What is the unit normal vector to the line joining i - j and 2i+3j towards origin?
What i tried is that i added the vectors and took the unit vector of the added vector but could not get the right answer. I tried vector multiplication as well. I am not getting the point what do they mean by line joining two vectors.
Its answer is $\frac{4i-j} {\sqrt{17}}$
You have two vectors, $$\vec{a} = i - j = \left [ \begin{matrix} 1 \\ -1 \end{matrix} \right ]$$ and $$\vec{b} = 2 i + 3 j = \left [ \begin{matrix} 2 \\ 3 \end{matrix} \right ]$$ The line joining $\vec{a}$ and $\vec{b}$ is $$\vec{p}(t) = \vec{a} + t (\vec{b} - \vec{a})$$ so to find a vector perpendicular to that line, you need to find a vector perpendicular to $\vec{c} = (\vec{b}-\vec{a})$:
$$\vec{c} = \vec{b} - \vec{a} = (2 i - i) + (3j - - j) = i + 4 j = \left [ \begin{matrix} 1 \\ 4 \end{matrix} \right ]$$
In two dimensions, we can rotate any vector $\vec{v} = x i + y j = \left [ \begin{matrix} x \\ y \end{matrix} \right ]$ counterclockwise, $$\vec{v}_{cc} = y i - x j = \left [ \begin{matrix} y \\ -x \end{matrix} \right ]$$ or clockwise, $$\vec{v}_{c} = -y i + x j = \left [ \begin{matrix} -y \\ x \end{matrix} \right ]$$
In this particular case, rotating $\vec{c}$ counterclockwise gives us $$\vec{c}_{cc} = 4 j - i = \left [ \begin{matrix} 4 \\ -1 \end{matrix} \right ]$$ and $$\vec{c}_{c} = -4 j + i = \left [ \begin{matrix} -4 \\ 1 \end{matrix} \right ]$$ clockwise.
Now, let's consider the direction.
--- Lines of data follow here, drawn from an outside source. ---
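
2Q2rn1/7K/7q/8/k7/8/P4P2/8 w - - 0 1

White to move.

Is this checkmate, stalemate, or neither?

White to move; white king on h7.
In check: yes, from the black queen on h6.
King squares — g6: attacked by Qh6; h6: attacked by Ng8; g7: attacked by Qh6; g8: attacked by Rf8; h8: attacked by Qh6.
Legal moves for White: none.
In check with no legal moves → checkmate.

checkmate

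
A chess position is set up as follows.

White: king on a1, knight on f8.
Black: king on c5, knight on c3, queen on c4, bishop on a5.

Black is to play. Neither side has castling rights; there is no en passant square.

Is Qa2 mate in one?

After Qa2: white king on a1; in check: yes, from the black queen on a2.
King squares — b1: attacked by Qa2; a2: attacked by Nc3; b2: attacked by Qa2.
White has no legal moves → checkmate.

yes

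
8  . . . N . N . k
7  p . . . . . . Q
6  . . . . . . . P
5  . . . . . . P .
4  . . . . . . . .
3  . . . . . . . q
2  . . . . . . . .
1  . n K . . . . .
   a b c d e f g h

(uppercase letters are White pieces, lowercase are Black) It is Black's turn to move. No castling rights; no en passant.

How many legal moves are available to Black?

0

Black to move; king on h8.
In check: yes, from the white queen on h7.
Legal moves: none.
Count: 0.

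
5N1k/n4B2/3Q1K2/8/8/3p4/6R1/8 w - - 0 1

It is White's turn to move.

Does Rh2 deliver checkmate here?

yes

After Rh2: black king on h8; in check: yes, from the white rook on h2.
King squares — g7: attacked by Kf6; h7: attacked by Rh2; g8: attacked by Bf7.
Black has no legal moves → checkmate.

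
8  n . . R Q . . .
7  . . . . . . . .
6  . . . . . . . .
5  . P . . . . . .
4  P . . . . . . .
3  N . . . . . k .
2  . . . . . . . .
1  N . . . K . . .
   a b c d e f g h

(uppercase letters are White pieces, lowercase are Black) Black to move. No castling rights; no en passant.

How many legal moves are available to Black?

9

Black to move; king on g3.
In check: no.
Legal moves: Nc7, Nb6, Kh4, Kg4, Kf4, Kh3, Kf3, Kh2, Kg2.
Count: 9.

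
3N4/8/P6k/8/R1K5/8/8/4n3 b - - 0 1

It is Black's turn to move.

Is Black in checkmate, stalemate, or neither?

Black to move; black king on h6.
In check: no.
Legal moves for Black: Kh7, Kg7, Kg6, Kh5, Kg5, Nf3, Nd3, Ng2, Nc2.
Black has 9 legal moves and is not in check → neither.

neither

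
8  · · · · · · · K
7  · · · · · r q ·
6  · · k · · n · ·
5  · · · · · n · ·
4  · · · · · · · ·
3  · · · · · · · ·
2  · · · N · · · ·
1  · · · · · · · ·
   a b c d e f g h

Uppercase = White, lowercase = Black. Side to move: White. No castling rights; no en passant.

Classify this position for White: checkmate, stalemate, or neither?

checkmate

White to move; white king on h8.
In check: yes, from the black queen on g7.
King squares — g7: attacked by Nf5; h7: attacked by Nf6; g8: attacked by Nf6.
Legal moves for White: none.
In check with no legal moves → checkmate.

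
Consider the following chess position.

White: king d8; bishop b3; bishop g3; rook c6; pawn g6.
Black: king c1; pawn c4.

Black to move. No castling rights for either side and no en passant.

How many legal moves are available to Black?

Black to move; king on c1.
In check: no.
Legal moves: Kd2, Kb2, Kb1, c3.
Count: 4.

4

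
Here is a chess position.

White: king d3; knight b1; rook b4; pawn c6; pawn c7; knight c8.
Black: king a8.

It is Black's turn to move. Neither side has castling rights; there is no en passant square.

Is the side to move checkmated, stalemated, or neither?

Black to move; black king on a8.
In check: no.
King squares — a7: attacked by Nc8; b7: attacked by Rb4; b8: attacked by Rb4.
Legal moves for Black: none.
Not in check and no legal moves → stalemate.

stalemate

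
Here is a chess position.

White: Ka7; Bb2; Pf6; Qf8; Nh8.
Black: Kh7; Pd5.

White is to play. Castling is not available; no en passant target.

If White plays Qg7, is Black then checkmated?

After Qg7: black king on h7; in check: yes, from the white queen on g7.
King squares — g6: attacked by Qg7; h6: attacked by Qg7; g7: attacked by Pf6; g8: attacked by Qg7; h8: attacked by Qg7.
Black has no legal moves → checkmate.

yes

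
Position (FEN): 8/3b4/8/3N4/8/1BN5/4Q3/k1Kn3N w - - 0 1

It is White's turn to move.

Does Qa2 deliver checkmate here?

After Qa2: black king on a1; in check: yes, from the white queen on a2.
King squares — b1: attacked by Kc1; a2: attacked by Bb3; b2: attacked by Kc1.
Black has no legal moves → checkmate.

yes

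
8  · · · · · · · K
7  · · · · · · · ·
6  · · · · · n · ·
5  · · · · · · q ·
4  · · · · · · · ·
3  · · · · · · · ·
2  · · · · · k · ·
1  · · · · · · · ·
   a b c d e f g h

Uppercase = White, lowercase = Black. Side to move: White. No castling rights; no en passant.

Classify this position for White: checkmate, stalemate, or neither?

stalemate

White to move; white king on h8.
In check: no.
King squares — g7: attacked by Qg5; h7: attacked by Nf6; g8: attacked by Qg5.
Legal moves for White: none.
Not in check and no legal moves → stalemate.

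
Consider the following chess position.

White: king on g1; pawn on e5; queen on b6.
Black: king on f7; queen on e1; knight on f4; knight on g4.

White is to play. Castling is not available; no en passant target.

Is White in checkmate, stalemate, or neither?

White to move; white king on g1.
In check: yes, from the black queen on e1.
King squares — f1: attacked by Qe1; h1: attacked by Qe1; f2: attacked by Qe1; g2: attacked by Nf4; h2: attacked by Ng4.
Legal moves for White: none.
In check with no legal moves → checkmate.

checkmate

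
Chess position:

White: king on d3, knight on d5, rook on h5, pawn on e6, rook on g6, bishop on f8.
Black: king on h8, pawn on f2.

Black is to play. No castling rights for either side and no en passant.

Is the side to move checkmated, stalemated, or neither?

checkmate

Black to move; black king on h8.
In check: yes, from the white rook on h5.
King squares — g7: attacked by Rg6; h7: attacked by Rh5; g8: attacked by Rg6.
Legal moves for Black: none.
In check with no legal moves → checkmate.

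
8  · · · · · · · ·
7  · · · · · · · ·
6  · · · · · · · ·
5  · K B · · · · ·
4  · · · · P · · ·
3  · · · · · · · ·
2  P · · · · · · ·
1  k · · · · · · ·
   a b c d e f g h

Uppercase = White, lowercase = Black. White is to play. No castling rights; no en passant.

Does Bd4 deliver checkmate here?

After Bd4: black king on a1; in check: yes, from the white bishop on d4.
Black has 2 legal replies: Kxa2, Kb1.
In check but a legal move exists → not checkmate.

no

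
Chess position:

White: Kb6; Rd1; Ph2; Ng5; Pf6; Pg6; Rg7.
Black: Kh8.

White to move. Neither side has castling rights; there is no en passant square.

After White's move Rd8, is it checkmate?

yes

After Rd8: black king on h8; in check: yes, from the white rook on d8.
King squares — g7: attacked by Pf6; h7: attacked by Ng5; g8: attacked by Rg7.
Black has no legal moves → checkmate.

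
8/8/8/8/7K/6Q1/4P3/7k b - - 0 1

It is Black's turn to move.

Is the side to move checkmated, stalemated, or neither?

Black to move; black king on h1.
In check: no.
King squares — g1: attacked by Qg3; g2: attacked by Qg3; h2: attacked by Qg3.
Legal moves for Black: none.
Not in check and no legal moves → stalemate.

stalemate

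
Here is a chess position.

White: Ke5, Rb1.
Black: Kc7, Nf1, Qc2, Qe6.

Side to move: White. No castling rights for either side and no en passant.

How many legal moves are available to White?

White to move; king on e5.
In check: yes, from the black queen on e6.
Legal moves: Kxe6, Kf4, Kd4.
Count: 3.

3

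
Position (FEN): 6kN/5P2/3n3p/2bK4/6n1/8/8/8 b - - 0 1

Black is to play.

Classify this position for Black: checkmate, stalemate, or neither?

Black to move; black king on g8.
In check: yes, from the white pawn on f7.
Legal moves for Black: Kxh8, Kf8, Kh7, Kg7, Nxf7.
Black is in check but has 5 legal moves → neither.

neither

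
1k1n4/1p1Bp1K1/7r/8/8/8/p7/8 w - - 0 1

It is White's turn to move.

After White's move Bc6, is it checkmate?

no

After Bc6: black king on b8; in check: no.
Black is not in check, so this cannot be checkmate.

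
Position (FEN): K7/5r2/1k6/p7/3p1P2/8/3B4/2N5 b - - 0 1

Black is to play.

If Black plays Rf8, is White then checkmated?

yes

After Rf8: white king on a8; in check: yes, from the black rook on f8.
King squares — a7: attacked by Kb6; b7: attacked by Kb6; b8: attacked by Rf8.
White has no legal moves → checkmate.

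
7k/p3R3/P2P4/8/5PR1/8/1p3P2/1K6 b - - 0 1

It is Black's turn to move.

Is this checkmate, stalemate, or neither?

stalemate

Black to move; black king on h8.
In check: no.
King squares — g7: attacked by Rg4; h7: attacked by Re7; g8: attacked by Rg4.
Legal moves for Black: none.
Not in check and no legal moves → stalemate.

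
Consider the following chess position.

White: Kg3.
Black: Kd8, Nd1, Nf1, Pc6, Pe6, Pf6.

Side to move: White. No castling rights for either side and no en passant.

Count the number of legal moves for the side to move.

6

White to move; king on g3.
In check: yes, from the black knight on f1.
Legal moves: Kh4, Kg4, Kf4, Kh3, Kf3, Kg2.
Count: 6.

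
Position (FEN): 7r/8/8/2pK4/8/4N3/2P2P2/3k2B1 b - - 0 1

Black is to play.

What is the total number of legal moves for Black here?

4

Black to move; king on d1.
In check: yes, from the white knight on e3.
Legal moves: Ke2, Kd2, Ke1, Kc1.
Count: 4.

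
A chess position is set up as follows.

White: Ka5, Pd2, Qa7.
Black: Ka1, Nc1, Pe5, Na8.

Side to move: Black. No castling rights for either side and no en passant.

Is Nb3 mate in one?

After Nb3: white king on a5; in check: yes, from the black knight on b3.
White has 4 legal replies: Ka6, Kb5+, Kb4+, Ka4.
In check but a legal move exists → not checkmate.

no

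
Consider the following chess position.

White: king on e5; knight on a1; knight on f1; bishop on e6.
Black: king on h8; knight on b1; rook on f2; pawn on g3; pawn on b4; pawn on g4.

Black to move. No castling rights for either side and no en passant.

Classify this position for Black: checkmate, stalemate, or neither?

neither

Black to move; black king on h8.
In check: no.
Legal moves for Black include: Kh7, Kg7, Rf8, Rf7, Rf6, Rf5+, Rf4, Rf3, Rh2, Rg2, Re2+, Rd2, Rc2, Rb2, Ra2, Rxf1, Nc3, Na3, ... (list truncated; more exist).
Black has legal moves and is not in check → neither.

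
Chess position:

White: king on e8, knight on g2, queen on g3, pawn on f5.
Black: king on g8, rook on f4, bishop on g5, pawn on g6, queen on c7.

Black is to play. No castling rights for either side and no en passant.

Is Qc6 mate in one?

After Qc6: white king on e8; in check: yes, from the black queen on c6.
King squares — d7: attacked by Qc6; e7: attacked by Bg5; f7: attacked by Kg8; d8: attacked by Bg5; f8: attacked by Kg8.
White has no legal moves → checkmate.

yes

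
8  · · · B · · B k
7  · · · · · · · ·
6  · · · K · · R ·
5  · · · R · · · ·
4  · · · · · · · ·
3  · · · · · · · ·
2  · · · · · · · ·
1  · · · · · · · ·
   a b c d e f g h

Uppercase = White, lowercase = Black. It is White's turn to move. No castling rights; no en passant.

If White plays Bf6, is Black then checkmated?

yes

After Bf6: black king on h8; in check: yes, from the white bishop on f6.
King squares — g7: attacked by Bf6; h7: attacked by Bg8; g8: attacked by Rg6.
Black has no legal moves → checkmate.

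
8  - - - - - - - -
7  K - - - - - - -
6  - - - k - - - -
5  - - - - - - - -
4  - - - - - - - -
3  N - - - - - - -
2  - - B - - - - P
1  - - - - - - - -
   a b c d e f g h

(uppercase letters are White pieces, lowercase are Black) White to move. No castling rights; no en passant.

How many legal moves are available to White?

19

White to move; king on a7.
In check: no.
Legal moves: Kb8, Ka8, Kb7, Kb6, Ka6, Nb5+, Nc4+, Nb1, Bh7, Bg6, Bf5, Be4, Ba4, Bd3, Bb3, Bd1, Bb1, h3, h4.
Count: 19.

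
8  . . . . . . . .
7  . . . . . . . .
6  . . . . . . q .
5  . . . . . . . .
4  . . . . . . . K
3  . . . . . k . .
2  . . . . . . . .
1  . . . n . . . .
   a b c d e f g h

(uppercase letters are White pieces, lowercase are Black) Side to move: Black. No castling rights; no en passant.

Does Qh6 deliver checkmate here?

yes

After Qh6: white king on h4; in check: yes, from the black queen on h6.
King squares — g3: attacked by Kf3; h3: attacked by Qh6; g4: attacked by Kf3; g5: attacked by Qh6; h5: attacked by Qh6.
White has no legal moves → checkmate.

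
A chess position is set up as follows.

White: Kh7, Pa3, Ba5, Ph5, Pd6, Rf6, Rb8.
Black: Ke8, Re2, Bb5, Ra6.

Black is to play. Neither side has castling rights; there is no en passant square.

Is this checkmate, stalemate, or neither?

Black to move; black king on e8.
In check: yes, from the white rook on b8.
Legal moves for Black: Kd7.
Black is in check but has 1 legal move → neither.

neither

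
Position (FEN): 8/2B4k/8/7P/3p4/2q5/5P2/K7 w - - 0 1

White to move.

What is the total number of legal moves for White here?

2

White to move; king on a1.
In check: yes, from the black queen on c3.
Legal moves: Ka2, Kb1.
Count: 2.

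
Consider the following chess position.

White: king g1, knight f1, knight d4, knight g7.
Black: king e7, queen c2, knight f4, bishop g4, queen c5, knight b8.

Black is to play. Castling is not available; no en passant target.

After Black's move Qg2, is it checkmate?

yes

After Qg2: white king on g1; in check: yes, from the black queen on g2.
King squares — f1: own knight; h1: attacked by Qg2; f2: attacked by Qg2; g2: attacked by Nf4; h2: attacked by Qg2.
White has no legal moves → checkmate.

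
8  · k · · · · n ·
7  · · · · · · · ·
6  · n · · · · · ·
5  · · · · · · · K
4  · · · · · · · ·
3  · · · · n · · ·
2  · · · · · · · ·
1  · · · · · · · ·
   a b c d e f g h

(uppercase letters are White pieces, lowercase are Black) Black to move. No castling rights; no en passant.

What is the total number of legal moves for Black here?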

We know that any two vectors $\vec{u}$ and $\vec{v}$, and the angle $\theta$ between them, fulfills $$\vec{u} \cdot \vec{v} = \lVert \vec{u} \rVert \lVert \vec{v} \rVert \cos \theta$$ Here, we have vectors $\vec{c}_{cc} = 4 i - j$ and $\vec{c}_{c} = -4 i + j$, and need to choose which one is more "towards origin" from the line. If we consider point $\vec{a}$, then $-\vec{a}$ is towards origin: $$\begin{aligned} -\vec{a} \cdot \vec{c}_{cc} &= (-1 \cdot 4) + (1 \cdot -1) = -4 - 1 = -5 \\ -\vec{a} \cdot \vec{c}_{c} &= (-1 \cdot -4) + (1 \cdot 1) = 4 + 1 = 5 \\ \end{aligned}$$ If we consider point $\vec{b}$, then $-\vec{v}$ is towards the origin: $$\begin{aligned} -\vec{b} \cdot \vec{c}_{cc} &= (-2 \cdot 4) + (-3 \cdot -1) = -8 - 3 = -11 \\ -\vec{b} \cdot \vec{c}_{c} &= (-2 \cdot -4) + (-3 \cdot 1) = 8 - 3 = 5 \\ \end{aligned}$$ In both cases, the dot product with $\vec{c}_{c}$ is larger, so the angle to $\vec{c}_{c}$ is smaller, and $\vec{c}_{c}$ is more towards origin.
So, the vector perpendicular to the line between $\vec{a}$ and $\vec{b}$ is $$\vec{c}_c = -4 i + j = \left [ \begin{matrix} -4 \\ 1 \end{matrix} \right ]$$ However, we still need to scale it to unit length. We do that by dividing it by the norm (length) of the vector: $$\hat{c} = \frac{\vec{c}_c}{\lVert\vec{c}_c\rVert} = \frac{-4 i + j}{\sqrt{4^2 + 1^2}} = \frac{- 4 i + j}{\sqrt{17}}$$
So, the correct answer is $$\hat{c} = \frac{-4 i + j}{\sqrt{17}}$$
If you inspect the following diagram, where $\hat{c}$ is drawn in blue near $\vec{a}$, you'll see it is correct:
Note that the vector $\frac{4 i - j}{\sqrt{17}}$ is opposite to the blue one in the above diagram, pointing down right, and definitely away from the origin.